Fort Wainwright to mark 30 years after deadly C-130 crash
A somber ceremony at Fort Wainwright next week will mark the 30th anniversary of a Canadian military plane crash at Fort Wainwright, which left nine of that country’s service members dead.
U.S. Army Alaska officials said both U.S. and Canadian representatives will travel to Fort Wainwright on Tuesday, where a 9:45 a.m. gathering will honor the soldiers killed in the C-130 cargo plane’s Jan. 29, 1989 crash.
“It’s just going to be a small memorial ceremony,” said U.S. Army Alaska spokesman John Pennell.
The wreck took place at the height of the Cold War, during Exercise Brim Frost 89 — a joint U.S.-Canadian operation that was among the precursors of Alaska’s current-day Northern Edge exercises. At the time it was meant to ready the two countries’ Arctic warriors for potential combat against the Soviet Union, which began to collapse the following year and ceased to exist in 1991.
“The exercise was designed to test the ability of U.S. and Canadian forces to conduct winter operations,” U.S. Army Alaska officials wrote in a statement. “The $15 million exercise involved 26,000 troops, 120 aircraft and 8,000 vehicles.”
A UPI story at the time said that in addition to the nine Canadians killed in the crash, more than 250 injuries including 88 frostbite cases were reported during Brim Frost 89. A mock “force-on-force” fight involving all 26,000 troops was reduced by 90 percent amid wind chills that sometimes reached 120 degrees below zero, and poor weather that kept vehicles from operating and grounded many of the aircraft flights — including those by C-130s — planned during the two-week exercise.
The plane that crashed was the second C-130 of three flights from Edmonton, Alberta set to land at Fort Wainwright’s Ladd Field that evening.
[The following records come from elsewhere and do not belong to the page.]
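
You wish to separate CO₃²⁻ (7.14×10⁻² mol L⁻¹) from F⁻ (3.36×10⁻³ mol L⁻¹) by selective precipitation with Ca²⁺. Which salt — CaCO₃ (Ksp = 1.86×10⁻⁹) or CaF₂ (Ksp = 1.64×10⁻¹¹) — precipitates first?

CaCO₃

The threshold for precipitation is Q = Ksp.
For CaCO₃: [Ca²⁺] = (Ksp/[CO₃²⁻]) = 2.61×10⁻⁸ mol L⁻¹
For CaF₂: [Ca²⁺] = (Ksp/[F⁻]^2) = 1.45×10⁻⁶ mol L⁻¹
CaCO₃ requires the lower [Ca²⁺], so it precipitates first.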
After the first plane landed safely, the C-130 approached the field carrying a crew of eight, as well as 10 special service paratroopers set to join a force-on-force exercise involving about 435 Canadian paratroopers.
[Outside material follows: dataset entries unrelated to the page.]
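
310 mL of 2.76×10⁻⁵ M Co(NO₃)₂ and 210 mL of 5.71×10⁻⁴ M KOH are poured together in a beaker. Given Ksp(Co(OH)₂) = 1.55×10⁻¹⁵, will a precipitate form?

Yes

After mixing, V = 310 mL + 210 mL = 520 mL.
[Co²⁺] = (2.76×10⁻⁵)(310)/520 = 1.65×10⁻⁵ M
[OH⁻] = (5.71×10⁻⁴)(210)/520 = 2.31×10⁻⁴ M
Q = [Co²⁺][OH⁻]^2 = 8.75×10⁻¹³
Because Q > Ksp (8.75×10⁻¹³ vs 1.55×10⁻¹⁵), a precipitate of Co(OH)₂ forms.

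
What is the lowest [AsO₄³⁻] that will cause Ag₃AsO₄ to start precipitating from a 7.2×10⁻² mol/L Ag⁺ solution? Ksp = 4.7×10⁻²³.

A salt starts to precipitate once the ion product Q reaches its Ksp.
Ag₃AsO₄(s) ⇌ 3 Ag⁺(aq) + AsO₄³⁻(aq)
Ksp = [Ag⁺]^3[AsO₄³⁻] = [AsO₄³⁻](7.2×10⁻²)^3
[AsO₄³⁻] = 4.7×10⁻²³ / (7.2×10⁻²)^3 = 1.3×10⁻¹⁹
[AsO₄³⁻] = 1.3×10⁻¹⁹ mol/L

1.3×10⁻¹⁹ M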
“At the time of the crash, a thick, icy fog blanketed the runway and the temperature registered around 60 degrees below zero,” U.S. Army officials wrote.
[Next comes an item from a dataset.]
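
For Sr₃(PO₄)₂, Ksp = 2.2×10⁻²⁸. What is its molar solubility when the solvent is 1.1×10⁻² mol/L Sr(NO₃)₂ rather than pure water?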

According to The New York Times, the C-130 hit the end of the runway, broke in half and skidded about a quarter of a mile down the tarmac. Army officials said the third plane diverted to Fairbanks International Airport after the crash, which left three of its initial 10 survivors seriously injured.
Warrant Officer Joseph Arsenault, 33
Master Cpl. John MacKinnon, 35
Cpl. Robert Allen, 24
Cpl. Paul McGinnis, 24
Master Bombardier Donald Smith, 28
Cpl. Lee Wright, 26
Lt. Richard Moore, 37
Cpl. Joseph Paul-Emile Castouguay, 36
Days later, a ninth crash victim, 40-year-old Master Cpl. Louis Papineau-Couture, died in a Fairbanks hospital.
“Rescuers rushed to the crash site without hesitation and found survivors struggling to pull themselves from the wreckage on the frozen ground,” Army officials wrote. “Local emergency responders joined Fort Wainwright's responders in getting the injured to medical care.”
Fairbanks’ response to the wreck extended well beyond the initial calls, according to the Army.
“Local residents from Fairbanks and Fort Wainwright donated blood as soon as the request went out,” Army officials wrote. “They sent flowers and compassionate notes of condolence. They offered assistance if needed. French students from the University of Alaska Fairbanks offered translation services.”
According to the Army, the crash was ultimately attributed to pilot error. KTVA queries to Canada’s Department of National Defence regarding its records on the crash were still pending Wednesday.
Tuesday’s event will also serve to open the annual Extreme Cold Weather Arctic Symposium, an event meant to “highlight the continuing importance of training in extreme cold weather and high altitude environments.”